I think that the original author can change the topic title in the very first posting of the topic but I am not sure.

- Josef

Re: issue-#204 SYSTEM.BIT bug

Posted: Sat Nov 23, 2019 4:29 pm
by Robert
Josef described SYSTEM.BIT as 'undocumented'. Should an explanation be added to PSI?

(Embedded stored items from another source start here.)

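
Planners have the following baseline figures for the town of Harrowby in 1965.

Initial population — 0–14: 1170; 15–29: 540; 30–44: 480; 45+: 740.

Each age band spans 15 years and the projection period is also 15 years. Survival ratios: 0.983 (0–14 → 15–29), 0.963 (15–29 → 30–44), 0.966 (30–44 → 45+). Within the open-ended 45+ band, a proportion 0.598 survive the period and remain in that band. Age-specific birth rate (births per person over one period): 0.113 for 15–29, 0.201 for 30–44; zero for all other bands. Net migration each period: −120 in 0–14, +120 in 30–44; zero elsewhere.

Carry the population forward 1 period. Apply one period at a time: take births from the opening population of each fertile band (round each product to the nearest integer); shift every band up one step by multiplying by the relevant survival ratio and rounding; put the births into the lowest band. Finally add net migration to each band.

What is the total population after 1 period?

2734

Numbering the groups 1..4 from youngest to oldest:
Period 1:
Births: 540 × 0.113 = 61, 480 × 0.201 = 96 — total 157
Group 2: 1170 × 0.983 = 1150
Group 3: 540 × 0.963 = 520
Group 4: 480 × 0.966 + 740 × 0.598 = 464 + 443 = 907
Net migration: Group 1 − 120 → 37; Group 3 + 120 → 640
Population now: 0–14=37, 15–29=1150, 30–44=640, 45+=907
Total after period 1: 37 + 1150 + 640 + 907 = 2734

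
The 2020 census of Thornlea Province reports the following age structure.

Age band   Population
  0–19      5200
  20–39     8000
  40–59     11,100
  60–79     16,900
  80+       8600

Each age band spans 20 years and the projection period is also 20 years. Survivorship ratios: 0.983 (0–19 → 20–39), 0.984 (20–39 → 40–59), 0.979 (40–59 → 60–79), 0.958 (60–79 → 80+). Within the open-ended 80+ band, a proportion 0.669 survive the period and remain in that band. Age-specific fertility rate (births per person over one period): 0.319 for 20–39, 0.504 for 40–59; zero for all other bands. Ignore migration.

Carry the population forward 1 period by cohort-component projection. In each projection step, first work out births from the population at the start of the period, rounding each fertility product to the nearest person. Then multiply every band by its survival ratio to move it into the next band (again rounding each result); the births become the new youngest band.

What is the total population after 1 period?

[period 1]
Births: 8000 × 0.319 = 2552  |  11100 × 0.504 = 5594 → 8146
20–39: 5200 × 0.983 = 5112
40–59: 8000 × 0.984 = 7872
60–79: 11100 × 0.979 = 10867
80+: 16900 × 0.958 + 8600 × 0.669 = 16190 + 5753 = 21943
End of period: [8146, 5112, 7872, 10867, 21943]
Total after period 1: 8146 + 5112 + 7872 + 10867 + 21943 = 53940

53940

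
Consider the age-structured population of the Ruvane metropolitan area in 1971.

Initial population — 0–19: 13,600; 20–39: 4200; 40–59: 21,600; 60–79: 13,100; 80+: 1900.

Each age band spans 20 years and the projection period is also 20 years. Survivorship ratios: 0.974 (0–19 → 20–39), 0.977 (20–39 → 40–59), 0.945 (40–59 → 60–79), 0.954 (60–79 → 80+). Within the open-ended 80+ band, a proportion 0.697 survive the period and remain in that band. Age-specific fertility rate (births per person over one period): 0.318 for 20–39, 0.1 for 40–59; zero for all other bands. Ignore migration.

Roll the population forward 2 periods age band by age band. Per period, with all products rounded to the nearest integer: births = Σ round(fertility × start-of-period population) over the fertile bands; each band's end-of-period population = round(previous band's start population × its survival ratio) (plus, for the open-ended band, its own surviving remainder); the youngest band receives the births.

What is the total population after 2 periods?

53951

Let group 1 be 0–19 through group 5 = 80+.
[period 1]
Births: 4200 × 0.318 = 1336, 21600 × 0.1 = 2160 — total 3496
Group 2: 13600 × 0.974 = 13246
Group 3: 4200 × 0.977 = 4103
Group 4: 21600 × 0.945 = 20412
Group 5: 13100 × 0.954 + 1900 × 0.697 = 12497 + 1324 = 13821
→ [3496, 13246, 4103, 20412, 13821]
[period 2]
Births: 13246 × 0.318 = 4212, 4103 × 0.1 = 410 — total 4622
Group 2: 3496 × 0.974 = 3405
Group 3: 13246 × 0.977 = 12941
Group 4: 4103 × 0.945 = 3877
Group 5: 20412 × 0.954 + 13821 × 0.697 = 19473 + 9633 = 29106
→ [4622, 3405, 12941, 3877, 29106]
Total after period 2: 4622 + 3405 + 12941 + 3877 + 29106 = 53951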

Re: issue-#204 SYSTEM.BIT bug

Posted: Tue Nov 26, 2019 6:09 am
by luowy
According intel manual,I think we need to add this patch in DevCPB.StPar1

Code: Select all

| bitfn: (*SYSTEM.BIT*)
			IF (x.class = Ntype) OR (x.class = Nproc) THEN err(126)
			ELSIF f IN intSet THEN
				IF (x.class = Nconst) THEN (*<<<*)
					IF  (x.conval.intval > DevCPM.MaxSet) THEN  
						n :=x.conval.intval;
						x.conval.intval := n MOD (DevCPM.MaxSet+1);
						n:= n DIV  (DevCPM.MaxSet+1) * SIZE(SET);
						Op(plus,p, NewIntConst(n));
					ELSIF x.conval.intval  < 0 THEN 
						 err(111)
					END;
				END;(* >>>*)
				p := NewOp(Ndop, bit, p, x)
			ELSE err(111)
			END;
			p.typ := DevCPT.booltyp
this patch solved the problom SYSTEM.BIT(x,200), which ouput wrong code currently;
the draft document:

Code: Select all

Name	        Argument types	   Result type	Description
BIT(adr, offset)	adr, offset: integer*	   BOOLEAN	test the offset bit in the adr base bit string  
 
* offset >=0 if const

Re: issue-#204 SYSTEM.BIT bug

Posted: Fri Nov 29, 2019 10:51 am
by luowy
A2 new OberonReport has it Document

Code: Select all

12.2.1 BIT Manipulation
Function     Argument Types         Result Type    Description
BIT(adr,n) adr: ADDRESS;n: INTEGER  BOOLEAN        Returns TRUE if bit n at adr is set, FALSE otherwise

Re: issue-#204 SYSTEM.BIT bug

Posted: Sun Dec 01, 2019 2:19 pm
by Josef Templ
https://css.csail.mit.edu/6.858/2014/readings/i386.pdf says for BT on Page 267 that it always takes the bit offset MOD 32 if it is an immediate operand.

In principle, larger bit offsets are possible by shifting the bit base with the memory address operand but this is currently not
supported by the compiler.

I have not found out if the bit offset is treated as a signed or unsigned number if it is a register.

- Josef